Draper framed his decision to teach unique skills like SWAT training as reflecting a desire to differentiate his program from the typical college experience.

“I’d sit and listen to lectures and think, ‘Why am I bored, and why is this part of my education?’” Draper said of his time at college. “These guys [at Draper University] are not bored. They don’t know what’s going to hit them next — they’ve just been blindsided all the time. And the reason I blindside them is because when you’re an entrepreneur, you’re [often] blindsided — you don’t know what’s coming next.”

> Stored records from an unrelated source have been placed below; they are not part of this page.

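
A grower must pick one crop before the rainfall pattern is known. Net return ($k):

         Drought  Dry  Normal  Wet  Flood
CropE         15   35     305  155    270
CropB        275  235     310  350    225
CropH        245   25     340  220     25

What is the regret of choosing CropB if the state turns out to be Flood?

45

Best payoff under Flood is 270.
Regret = 270 − 225 = 45.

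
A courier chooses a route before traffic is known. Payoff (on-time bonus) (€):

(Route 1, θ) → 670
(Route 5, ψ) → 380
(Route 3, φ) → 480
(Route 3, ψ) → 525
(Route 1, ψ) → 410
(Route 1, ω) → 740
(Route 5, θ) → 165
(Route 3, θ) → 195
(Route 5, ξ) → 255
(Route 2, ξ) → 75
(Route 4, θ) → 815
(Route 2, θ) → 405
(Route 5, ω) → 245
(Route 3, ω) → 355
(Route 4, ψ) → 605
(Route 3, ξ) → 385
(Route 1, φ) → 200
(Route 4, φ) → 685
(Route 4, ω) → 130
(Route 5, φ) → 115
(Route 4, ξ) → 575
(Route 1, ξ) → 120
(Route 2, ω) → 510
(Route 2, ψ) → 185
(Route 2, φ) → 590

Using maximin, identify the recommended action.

Row minima: Route 1=120, Route 2=75, Route 3=195, Route 4=130, Route 5=115
Best worst-case = 195 → Route 3.

Route 3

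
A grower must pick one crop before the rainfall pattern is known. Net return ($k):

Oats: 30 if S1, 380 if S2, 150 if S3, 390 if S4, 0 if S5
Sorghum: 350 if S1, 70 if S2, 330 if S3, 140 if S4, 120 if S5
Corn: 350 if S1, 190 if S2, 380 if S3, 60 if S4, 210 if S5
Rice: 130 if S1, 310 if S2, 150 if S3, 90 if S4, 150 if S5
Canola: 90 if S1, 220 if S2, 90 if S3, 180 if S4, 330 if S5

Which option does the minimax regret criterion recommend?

Column bests: S1=350, S2=380, S3=380, S4=390, S5=330.
Oats regrets: 320, 0, 230, 0, 330 → max 330
Sorghum regrets: 0, 310, 50, 250, 210 → max 310
Corn regrets: 0, 190, 0, 330, 120 → max 330
Rice regrets: 220, 70, 230, 300, 180 → max 300
Canola regrets: 260, 160, 290, 210, 0 → max 290
Smallest max regret = 290 → Canola.

Canola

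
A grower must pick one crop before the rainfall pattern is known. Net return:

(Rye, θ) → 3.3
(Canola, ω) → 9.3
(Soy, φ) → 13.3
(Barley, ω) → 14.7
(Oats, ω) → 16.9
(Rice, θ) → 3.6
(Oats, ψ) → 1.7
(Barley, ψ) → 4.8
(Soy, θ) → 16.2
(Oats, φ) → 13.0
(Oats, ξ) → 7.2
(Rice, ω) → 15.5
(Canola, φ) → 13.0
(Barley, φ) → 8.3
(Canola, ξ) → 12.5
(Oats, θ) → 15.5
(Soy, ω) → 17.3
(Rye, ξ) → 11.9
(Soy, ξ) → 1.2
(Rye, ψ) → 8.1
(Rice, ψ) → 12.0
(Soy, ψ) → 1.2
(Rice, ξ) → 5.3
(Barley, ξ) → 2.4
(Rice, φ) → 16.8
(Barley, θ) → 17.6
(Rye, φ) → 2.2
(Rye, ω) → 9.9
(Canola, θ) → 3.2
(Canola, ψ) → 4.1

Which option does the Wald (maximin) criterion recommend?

Rice

Row minima: Soy=1.2, Barley=2.4, Canola=3.2, Oats=1.7, Rice=3.6, Rye=2.2
Best worst-case = 3.6 → Rice.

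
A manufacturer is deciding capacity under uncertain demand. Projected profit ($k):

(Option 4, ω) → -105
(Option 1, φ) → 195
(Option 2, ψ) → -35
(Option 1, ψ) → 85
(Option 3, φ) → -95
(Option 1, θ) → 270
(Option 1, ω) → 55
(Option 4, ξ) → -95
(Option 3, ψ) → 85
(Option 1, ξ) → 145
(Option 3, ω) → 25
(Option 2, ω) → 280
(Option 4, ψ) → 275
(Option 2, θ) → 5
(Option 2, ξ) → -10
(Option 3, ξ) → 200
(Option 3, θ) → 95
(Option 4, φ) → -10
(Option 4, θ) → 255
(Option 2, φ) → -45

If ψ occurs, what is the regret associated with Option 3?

Best payoff under ψ is 275.
Regret = 275 − 85 = 190.

190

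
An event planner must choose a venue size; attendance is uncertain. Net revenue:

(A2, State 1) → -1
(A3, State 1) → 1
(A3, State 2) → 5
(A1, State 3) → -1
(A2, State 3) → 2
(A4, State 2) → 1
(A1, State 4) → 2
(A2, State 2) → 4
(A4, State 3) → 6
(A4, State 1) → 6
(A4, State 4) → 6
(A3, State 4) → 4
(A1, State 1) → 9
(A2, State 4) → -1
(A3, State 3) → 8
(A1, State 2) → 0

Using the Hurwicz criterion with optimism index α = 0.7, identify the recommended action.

A1: 0.7·9 + 0.3·(-1) = 6
A2: 0.7·4 + 0.3·(-1) = 2.5
A3: 0.7·8 + 0.3·1 = 5.9
A4: 0.7·6 + 0.3·1 = 4.5
Highest Hurwicz score = 6 → A1.

A1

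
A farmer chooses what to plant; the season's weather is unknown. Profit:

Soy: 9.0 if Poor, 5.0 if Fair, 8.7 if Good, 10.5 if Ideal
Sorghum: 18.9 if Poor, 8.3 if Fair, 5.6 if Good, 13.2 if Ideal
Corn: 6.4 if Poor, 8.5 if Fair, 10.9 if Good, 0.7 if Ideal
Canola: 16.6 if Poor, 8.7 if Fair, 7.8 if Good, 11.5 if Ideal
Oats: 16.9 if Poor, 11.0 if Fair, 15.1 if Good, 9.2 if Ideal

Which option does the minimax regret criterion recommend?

Oats

Column bests: Poor=18.9, Fair=11.0, Good=15.1, Ideal=13.2.
Soy regrets: 9.9, 6.0, 6.4, 2.7 → max 9.9
Sorghum regrets: 0.0, 2.7, 9.5, 0.0 → max 9.5
Corn regrets: 12.5, 2.5, 4.2, 12.5 → max 12.5
Canola regrets: 2.3, 2.3, 7.3, 1.7 → max 7.3
Oats regrets: 2.0, 0.0, 0.0, 4.0 → max 4.0
Smallest max regret = 4.0 → Oats.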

Along with preparing the students mentally and emotionally to become successful entrepreneurs, Draper also hosts pitches from startups and companies that the class can observe. Students had their own opportunity to pitch to venture capitalists at the end of the program.

Ian Proulx ’16, a Draper University alumnus, said that watching companies pitch to Draper gave students unique insight into various approaches to entrepreneurship by allowing them to “see the venture capitalist point of view.”

Draper said that the program allows him to see if students have the potential to become successful entrepreneurs, an outcome that would directly benefit him too.

“Ultimately, what I hope to get out of it is some great entrepreneurs from here who are working for capital to develop businesses, and I’ll be the first in line,” Draper noted.